Encryption of drone feeds won't finish until 2014, Air Force says

By Ellen Nakashima
Washington Post Staff Writer
Saturday, December 19, 2009

It will take at least until 2014 to encrypt video feeds from the U.S. military's Predator and Reaper drones to prevent enemy forces from intercepting the information, Air Force officials said Friday.

Reports this week said U.S. forces had discovered that insurgents in Iraq, using inexpensive, off-the-shelf software, had been able to hack into video feeds from the drones, which are used for surveillance and launching missiles in Iraq, Afghanistan and Pakistan.

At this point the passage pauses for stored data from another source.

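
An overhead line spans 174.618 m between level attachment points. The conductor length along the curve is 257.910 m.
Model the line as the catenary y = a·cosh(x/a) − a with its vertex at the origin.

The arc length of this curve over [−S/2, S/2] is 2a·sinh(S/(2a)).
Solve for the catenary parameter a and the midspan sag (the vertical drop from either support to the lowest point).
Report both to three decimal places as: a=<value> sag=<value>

seed: a₀ = √(S³/(24(L−S))) = √(174.618³/(24·83.292)) = 51.609096
iter 1: u=1.691737  f(a)=+1.276e+01  f'(a)=-4.251e+00  a ← 51.609096 − (+1.276e+01/-4.251e+00) = 54.611622
iter 2: u=1.598726  f(a)=+1.199e+00  f'(a)=-3.487e+00  a ← 54.611622 − (+1.199e+00/-3.487e+00) = 54.955375
iter 3: u=1.588725  f(a)=+1.299e-02  f'(a)=-3.412e+00  a ← 54.955375 − (+1.299e-02/-3.412e+00) = 54.959182
iter 4: u=1.588615  f(a)=+1.562e-06  f'(a)=-3.411e+00  a ← 54.959182 − (+1.562e-06/-3.411e+00) = 54.959182
iter 5: u=1.588615  f(a)=+0.000e+00  f'(a)=-3.411e+00  a ← 54.959182 − (+0.000e+00/-3.411e+00) = 54.959182
converged: |Δa| < 1e-12 after 5 iterations
sag = a·(cosh(S/(2a)) − 1) = 54.959182·(cosh(1.588615) − 1) = 85.218932
T_max/T_min = cosh(S/(2a)) = 2.550586

a=54.959 sag=85.219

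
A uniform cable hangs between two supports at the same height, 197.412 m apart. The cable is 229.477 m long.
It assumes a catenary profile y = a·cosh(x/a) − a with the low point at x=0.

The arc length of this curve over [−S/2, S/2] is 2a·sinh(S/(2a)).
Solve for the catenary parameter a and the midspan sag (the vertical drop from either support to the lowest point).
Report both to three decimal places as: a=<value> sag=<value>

a=102.336 sag=51.409

seed: a₀ = √(S³/(24(L−S))) = √(197.412³/(24·32.065)) = 99.985974
iter 1: u=0.987198  f(a)=+1.599e+00  f'(a)=-7.061e-01  a ← 99.985974 − (+1.599e+00/-7.061e-01) = 102.250789
iter 2: u=0.965332  f(a)=+5.595e-02  f'(a)=-6.575e-01  a ← 102.250789 − (+5.595e-02/-6.575e-01) = 102.335887
iter 3: u=0.964530  f(a)=+7.399e-05  f'(a)=-6.557e-01  a ← 102.335887 − (+7.399e-05/-6.557e-01) = 102.336000
iter 4: u=0.964529  f(a)=+1.298e-10  f'(a)=-6.557e-01  a ← 102.336000 − (+1.298e-10/-6.557e-01) = 102.336000
iter 5: u=0.964529  f(a)=-5.684e-14  f'(a)=-6.557e-01  a ← 102.336000 − (-5.684e-14/-6.557e-01) = 102.336000
converged: |Δa| < 1e-12 after 5 iterations
sag = a·(cosh(S/(2a)) − 1) = 102.336000·(cosh(0.964529) − 1) = 51.409180
T_max/T_min = cosh(S/(2a)) = 1.502357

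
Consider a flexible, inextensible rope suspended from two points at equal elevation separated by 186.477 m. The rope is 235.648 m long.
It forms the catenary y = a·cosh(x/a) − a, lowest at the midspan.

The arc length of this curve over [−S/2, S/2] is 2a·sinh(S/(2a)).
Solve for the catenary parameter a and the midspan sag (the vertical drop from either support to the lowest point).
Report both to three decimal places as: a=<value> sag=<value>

seed: a₀ = √(S³/(24(L−S))) = √(186.477³/(24·49.171)) = 74.127230
iter 1: u=1.257817  f(a)=+4.039e+00  f'(a)=-1.549e+00  a ← 74.127230 − (+4.039e+00/-1.549e+00) = 76.735407
iter 2: u=1.215065  f(a)=+2.230e-01  f'(a)=-1.382e+00  a ← 76.735407 − (+2.230e-01/-1.382e+00) = 76.896750
iter 3: u=1.212515  f(a)=+7.674e-04  f'(a)=-1.373e+00  a ← 76.896750 − (+7.674e-04/-1.373e+00) = 76.897309
iter 4: u=1.212507  f(a)=+9.156e-09  f'(a)=-1.373e+00  a ← 76.897309 − (+9.156e-09/-1.373e+00) = 76.897309
iter 5: u=1.212507  f(a)=-8.527e-14  f'(a)=-1.373e+00  a ← 76.897309 − (-8.527e-14/-1.373e+00) = 76.897309
converged: |Δa| < 1e-12 after 5 iterations
sag = a·(cosh(S/(2a)) − 1) = 76.897309·(cosh(1.212507) − 1) = 63.799852
T_max/T_min = cosh(S/(2a)) = 1.829676

a=76.897 sag=63.800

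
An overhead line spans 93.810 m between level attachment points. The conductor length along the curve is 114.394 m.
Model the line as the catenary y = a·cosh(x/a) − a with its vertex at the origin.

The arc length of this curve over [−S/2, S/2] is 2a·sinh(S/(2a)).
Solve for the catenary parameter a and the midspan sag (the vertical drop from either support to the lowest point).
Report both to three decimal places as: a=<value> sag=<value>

a=42.162 sag=28.895

seed: a₀ = √(S³/(24(L−S))) = √(93.810³/(24·20.584)) = 40.879276
iter 1: u=1.147403  f(a)=+1.398e+00  f'(a)=-1.146e+00  a ← 40.879276 − (+1.398e+00/-1.146e+00) = 42.099340
iter 2: u=1.114150  f(a)=+6.504e-02  f'(a)=-1.042e+00  a ← 42.099340 − (+6.504e-02/-1.042e+00) = 42.161778
iter 3: u=1.112501  f(a)=+1.559e-04  f'(a)=-1.037e+00  a ← 42.161778 − (+1.559e-04/-1.037e+00) = 42.161928
iter 4: u=1.112497  f(a)=+9.009e-10  f'(a)=-1.037e+00  a ← 42.161928 − (+9.009e-10/-1.037e+00) = 42.161928
iter 5: u=1.112497  f(a)=+0.000e+00  f'(a)=-1.037e+00  a ← 42.161928 − (+0.000e+00/-1.037e+00) = 42.161928
converged: |Δa| < 1e-12 after 5 iterations
sag = a·(cosh(S/(2a)) − 1) = 42.161928·(cosh(1.112497) − 1) = 28.895267
T_max/T_min = cosh(S/(2a)) = 1.685340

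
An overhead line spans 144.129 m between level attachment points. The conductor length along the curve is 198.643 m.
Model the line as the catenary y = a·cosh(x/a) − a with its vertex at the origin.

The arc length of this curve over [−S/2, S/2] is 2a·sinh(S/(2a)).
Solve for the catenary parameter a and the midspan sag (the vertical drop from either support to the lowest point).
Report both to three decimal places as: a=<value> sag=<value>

seed: a₀ = √(S³/(24(L−S))) = √(144.129³/(24·54.514)) = 47.837383
iter 1: u=1.506447  f(a)=+6.531e+00  f'(a)=-2.840e+00  a ← 47.837383 − (+6.531e+00/-2.840e+00) = 50.136832
iter 2: u=1.437356  f(a)=+5.004e-01  f'(a)=-2.420e+00  a ← 50.136832 − (+5.004e-01/-2.420e+00) = 50.343603
iter 3: u=1.431453  f(a)=+3.477e-03  f'(a)=-2.387e+00  a ← 50.343603 − (+3.477e-03/-2.387e+00) = 50.345060
iter 4: u=1.431412  f(a)=+1.704e-07  f'(a)=-2.386e+00  a ← 50.345060 − (+1.704e-07/-2.386e+00) = 50.345060
iter 5: u=1.431412  f(a)=+2.842e-14  f'(a)=-2.386e+00  a ← 50.345060 − (+2.842e-14/-2.386e+00) = 50.345060
converged: |Δa| < 1e-12 after 5 iterations
sag = a·(cosh(S/(2a)) − 1) = 50.345060·(cosh(1.431412) − 1) = 61.007468
T_max/T_min = cosh(S/(2a)) = 2.211787

a=50.345 sag=61.007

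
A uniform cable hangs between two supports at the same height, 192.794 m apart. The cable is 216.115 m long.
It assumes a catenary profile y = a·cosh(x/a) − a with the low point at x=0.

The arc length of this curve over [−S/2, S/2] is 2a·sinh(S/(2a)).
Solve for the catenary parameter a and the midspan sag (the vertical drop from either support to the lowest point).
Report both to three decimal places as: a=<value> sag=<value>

a=115.150 sag=42.761

seed: a₀ = √(S³/(24(L−S))) = √(192.794³/(24·23.321)) = 113.151695
iter 1: u=0.851927  f(a)=+8.611e-01  f'(a)=-4.429e-01  a ← 113.151695 − (+8.611e-01/-4.429e-01) = 115.095807
iter 2: u=0.837537  f(a)=+2.269e-02  f'(a)=-4.198e-01  a ← 115.095807 − (+2.269e-02/-4.198e-01) = 115.149859
iter 3: u=0.837144  f(a)=+1.671e-05  f'(a)=-4.192e-01  a ← 115.149859 − (+1.671e-05/-4.192e-01) = 115.149899
iter 4: u=0.837144  f(a)=+9.038e-12  f'(a)=-4.192e-01  a ← 115.149899 − (+9.038e-12/-4.192e-01) = 115.149899
converged: |Δa| < 1e-12 after 4 iterations
sag = a·(cosh(S/(2a)) − 1) = 115.149899·(cosh(0.837144) − 1) = 42.761223
T_max/T_min = cosh(S/(2a)) = 1.371353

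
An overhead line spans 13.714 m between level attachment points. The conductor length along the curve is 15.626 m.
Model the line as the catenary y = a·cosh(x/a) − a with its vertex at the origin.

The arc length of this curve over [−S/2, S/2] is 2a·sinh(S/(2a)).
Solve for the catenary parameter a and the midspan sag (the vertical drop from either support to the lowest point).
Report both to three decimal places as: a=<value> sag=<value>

seed: a₀ = √(S³/(24(L−S))) = √(13.714³/(24·1.912)) = 7.497158
iter 1: u=0.914613  f(a)=+8.158e-02  f'(a)=-5.540e-01  a ← 7.497158 − (+8.158e-02/-5.540e-01) = 7.644413
iter 2: u=0.896995  f(a)=+2.466e-03  f'(a)=-5.210e-01  a ← 7.644413 − (+2.466e-03/-5.210e-01) = 7.649145
iter 3: u=0.896440  f(a)=+2.408e-06  f'(a)=-5.200e-01  a ← 7.649145 − (+2.408e-06/-5.200e-01) = 7.649150
iter 4: u=0.896439  f(a)=+2.300e-12  f'(a)=-5.200e-01  a ← 7.649150 − (+2.300e-12/-5.200e-01) = 7.649150
converged: |Δa| < 1e-12 after 4 iterations
sag = a·(cosh(S/(2a)) − 1) = 7.649150·(cosh(0.896439) − 1) = 3.284855
T_max/T_min = cosh(S/(2a)) = 1.429441

a=7.649 sag=3.285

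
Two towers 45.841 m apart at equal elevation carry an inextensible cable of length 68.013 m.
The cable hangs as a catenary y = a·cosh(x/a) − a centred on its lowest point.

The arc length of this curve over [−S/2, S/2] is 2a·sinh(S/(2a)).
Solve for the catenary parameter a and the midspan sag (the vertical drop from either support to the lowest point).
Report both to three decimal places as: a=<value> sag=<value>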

Some Pentagon officials initially dismissed the reports, saying this was an old problem that had been addressed.

But the Air Force Unmanned Aircraft Systems Flight Plan acknowledges concern. Work on encryption began this year on the Air Force's fleet, but the report said it will not be finished until 2014 and even then will not "account for the retrofit of the existing fleet."

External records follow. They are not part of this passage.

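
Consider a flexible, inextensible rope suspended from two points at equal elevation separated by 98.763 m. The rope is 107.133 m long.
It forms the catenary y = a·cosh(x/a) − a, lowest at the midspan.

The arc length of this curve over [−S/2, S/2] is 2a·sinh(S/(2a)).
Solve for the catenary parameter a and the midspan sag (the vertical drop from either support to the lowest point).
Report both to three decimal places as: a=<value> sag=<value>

seed: a₀ = √(S³/(24(L−S))) = √(98.763³/(24·8.370)) = 69.250523
iter 1: u=0.713085  f(a)=+2.154e-01  f'(a)=-2.542e-01  a ← 69.250523 − (+2.154e-01/-2.542e-01) = 70.097718
iter 2: u=0.704467  f(a)=+4.017e-03  f'(a)=-2.448e-01  a ← 70.097718 − (+4.017e-03/-2.448e-01) = 70.114123
iter 3: u=0.704302  f(a)=+1.455e-06  f'(a)=-2.447e-01  a ← 70.114123 − (+1.455e-06/-2.447e-01) = 70.114129
iter 4: u=0.704302  f(a)=+1.990e-13  f'(a)=-2.447e-01  a ← 70.114129 − (+1.990e-13/-2.447e-01) = 70.114129
converged: |Δa| < 1e-12 after 4 iterations
sag = a·(cosh(S/(2a)) − 1) = 70.114129·(cosh(0.704302) − 1) = 18.120564
T_max/T_min = cosh(S/(2a)) = 1.258444

a=70.114 sag=18.121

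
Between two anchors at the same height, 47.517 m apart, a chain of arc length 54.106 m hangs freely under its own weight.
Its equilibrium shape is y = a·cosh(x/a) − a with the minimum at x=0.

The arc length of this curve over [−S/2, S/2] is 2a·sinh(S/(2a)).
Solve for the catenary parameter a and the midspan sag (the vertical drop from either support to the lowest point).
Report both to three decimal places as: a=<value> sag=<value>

a=26.572 sag=11.348

seed: a₀ = √(S³/(24(L−S))) = √(47.517³/(24·6.589)) = 26.047026
iter 1: u=0.912139  f(a)=+2.796e-01  f'(a)=-5.493e-01  a ← 26.047026 − (+2.796e-01/-5.493e-01) = 26.556032
iter 2: u=0.894655  f(a)=+8.406e-03  f'(a)=-5.167e-01  a ← 26.556032 − (+8.406e-03/-5.167e-01) = 26.572301
iter 3: u=0.894108  f(a)=+8.120e-06  f'(a)=-5.157e-01  a ← 26.572301 − (+8.120e-06/-5.157e-01) = 26.572317
iter 4: u=0.894107  f(a)=+7.574e-12  f'(a)=-5.157e-01  a ← 26.572317 − (+7.574e-12/-5.157e-01) = 26.572317
converged: |Δa| < 1e-12 after 4 iterations
sag = a·(cosh(S/(2a)) − 1) = 26.572317·(cosh(0.894107) − 1) = 11.348032
T_max/T_min = cosh(S/(2a)) = 1.427062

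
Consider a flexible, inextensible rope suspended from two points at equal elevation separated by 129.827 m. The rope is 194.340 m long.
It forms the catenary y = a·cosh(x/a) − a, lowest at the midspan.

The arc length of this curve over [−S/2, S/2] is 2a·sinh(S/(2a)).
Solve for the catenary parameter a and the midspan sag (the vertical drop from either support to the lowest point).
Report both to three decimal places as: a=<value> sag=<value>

seed: a₀ = √(S³/(24(L−S))) = √(129.827³/(24·64.513)) = 37.593979
iter 1: u=1.726699  f(a)=+1.033e+01  f'(a)=-4.571e+00  a ← 37.593979 − (+1.033e+01/-4.571e+00) = 39.853882
iter 2: u=1.628787  f(a)=+1.005e+00  f'(a)=-3.721e+00  a ← 39.853882 − (+1.005e+00/-3.721e+00) = 40.123882
iter 3: u=1.617827  f(a)=+1.177e-02  f'(a)=-3.634e+00  a ← 40.123882 − (+1.177e-02/-3.634e+00) = 40.127120
iter 4: u=1.617696  f(a)=+1.656e-06  f'(a)=-3.633e+00  a ← 40.127120 − (+1.656e-06/-3.633e+00) = 40.127120
iter 5: u=1.617696  f(a)=-2.842e-14  f'(a)=-3.633e+00  a ← 40.127120 − (-2.842e-14/-3.633e+00) = 40.127120
converged: |Δa| < 1e-12 after 5 iterations
sag = a·(cosh(S/(2a)) − 1) = 40.127120·(cosh(1.617696) − 1) = 65.002298
T_max/T_min = cosh(S/(2a)) = 2.619909

a=40.127 sag=65.002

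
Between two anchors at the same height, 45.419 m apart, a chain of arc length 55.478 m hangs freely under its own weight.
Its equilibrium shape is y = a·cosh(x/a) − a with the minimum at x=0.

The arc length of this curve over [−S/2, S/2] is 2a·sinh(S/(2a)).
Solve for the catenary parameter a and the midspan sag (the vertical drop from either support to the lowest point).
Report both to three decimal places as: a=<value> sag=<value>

a=20.324 sag=14.064

seed: a₀ = √(S³/(24(L−S))) = √(45.419³/(24·10.059)) = 19.700322
iter 1: u=1.152748  f(a)=+6.899e-01  f'(a)=-1.164e+00  a ← 19.700322 − (+6.899e-01/-1.164e+00) = 20.293251
iter 2: u=1.119067  f(a)=+3.237e-02  f'(a)=-1.057e+00  a ← 20.293251 − (+3.237e-02/-1.057e+00) = 20.323886
iter 3: u=1.117380  f(a)=+7.904e-05  f'(a)=-1.051e+00  a ← 20.323886 − (+7.904e-05/-1.051e+00) = 20.323961
iter 4: u=1.117376  f(a)=+4.738e-10  f'(a)=-1.051e+00  a ← 20.323961 − (+4.738e-10/-1.051e+00) = 20.323961
iter 5: u=1.117376  f(a)=-7.105e-15  f'(a)=-1.051e+00  a ← 20.323961 − (-7.105e-15/-1.051e+00) = 20.323961
converged: |Δa| < 1e-12 after 5 iterations
sag = a·(cosh(S/(2a)) − 1) = 20.323961·(cosh(1.117376) − 1) = 14.063762
T_max/T_min = cosh(S/(2a)) = 1.691979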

The Army also operates unmanned aircraft and has acknowledged the need to protect the feeds sent from its fleet.

The Wall Street Journal reported Thursday that U.S. forces had confiscated a laptop computer from an Iraqi insurgent that contained video files with feeds from drones. Adm. Mike Mullen, chairman of the Joint Chiefs of Staffs, told reporters in Iraq on Friday that although he was concerned about cybersecurity, there had been no known damage to U.S. military operations as a result of the intercepted information.

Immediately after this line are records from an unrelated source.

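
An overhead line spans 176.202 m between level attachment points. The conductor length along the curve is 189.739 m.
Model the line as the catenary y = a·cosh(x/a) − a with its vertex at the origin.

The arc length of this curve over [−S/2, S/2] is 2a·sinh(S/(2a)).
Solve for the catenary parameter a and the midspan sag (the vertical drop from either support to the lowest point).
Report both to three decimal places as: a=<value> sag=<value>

a=131.232 sag=30.700

seed: a₀ = √(S³/(24(L−S))) = √(176.202³/(24·13.537)) = 129.762563
iter 1: u=0.678940  f(a)=+3.154e-01  f'(a)=-2.184e-01  a ← 129.762563 − (+3.154e-01/-2.184e-01) = 131.206785
iter 2: u=0.671467  f(a)=+5.344e-03  f'(a)=-2.111e-01  a ← 131.206785 − (+5.344e-03/-2.111e-01) = 131.232101
iter 3: u=0.671337  f(a)=+1.592e-06  f'(a)=-2.110e-01  a ← 131.232101 − (+1.592e-06/-2.110e-01) = 131.232109
iter 4: u=0.671337  f(a)=+1.421e-13  f'(a)=-2.110e-01  a ← 131.232109 − (+1.421e-13/-2.110e-01) = 131.232109
converged: |Δa| < 1e-12 after 4 iterations
sag = a·(cosh(S/(2a)) − 1) = 131.232109·(cosh(0.671337) − 1) = 30.700249
T_max/T_min = cosh(S/(2a)) = 1.233939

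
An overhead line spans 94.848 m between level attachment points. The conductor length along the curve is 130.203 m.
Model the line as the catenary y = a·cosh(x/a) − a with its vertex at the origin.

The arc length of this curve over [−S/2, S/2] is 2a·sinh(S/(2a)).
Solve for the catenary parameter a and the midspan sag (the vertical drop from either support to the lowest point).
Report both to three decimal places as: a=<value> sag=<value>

seed: a₀ = √(S³/(24(L−S))) = √(94.848³/(24·35.355)) = 31.711094
iter 1: u=1.495502  f(a)=+4.171e+00  f'(a)=-2.770e+00  a ← 31.711094 − (+4.171e+00/-2.770e+00) = 33.216780
iter 2: u=1.427712  f(a)=+3.155e-01  f'(a)=-2.365e+00  a ← 33.216780 − (+3.155e-01/-2.365e+00) = 33.350136
iter 3: u=1.422003  f(a)=+2.131e-03  f'(a)=-2.334e+00  a ← 33.350136 − (+2.131e-03/-2.334e+00) = 33.351049
iter 4: u=1.421964  f(a)=+9.869e-08  f'(a)=-2.333e+00  a ← 33.351049 − (+9.869e-08/-2.333e+00) = 33.351049
iter 5: u=1.421964  f(a)=-2.842e-14  f'(a)=-2.333e+00  a ← 33.351049 − (-2.842e-14/-2.333e+00) = 33.351049
converged: |Δa| < 1e-12 after 5 iterations
sag = a·(cosh(S/(2a)) − 1) = 33.351049·(cosh(1.421964) − 1) = 39.796048
T_max/T_min = cosh(S/(2a)) = 2.193247

a=33.351 sag=39.796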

Still, former military officials said the failure to protect the video feeds was a serious issue.

Former Air Force secretary Michael Wynne, who served from November 2005 to June 2008, said that if the enemy is able to collect and archive enough feeds, "it could be useful in understanding our concepts of operation and many times how our tactics are used against them." The enemy, he said, "could essentially go to school on archived footage."

Though U.S. officials have known about the flaw for more than a decade, they considered the threat minimal compared with the advantage the drones provide to commanders and troops in the field.

"We were aware of the vulnerability, but at the time, we wanted to distribute the information as widely as possible, especially to our coalition partners, and unencrypted streaming video was the easiest," Wynne said. He said the linking up of the Predator system saved "a lot of lives" over the past 14 years.

He noted that in addition to encrypting the drone feeds, the receivers that troops on the ground use must be updated. The work must be done fast, Wynne said, and 2014 is "too late."

On Capitol Hill, some lawmakers called for hearings after the reports.

"I'm especially angry that people at the Pentagon knew this was a vulnerability going back to the 1990s and they didn't do anything," said Rep. Jim Langevin (D-R.I.), a member of the Armed Services and Intelligence committees.

"They didn't think our adversaries would figure it out. So you've got people from Third World countries who've figured out a way to hack into our systems. That greatly disturbs me."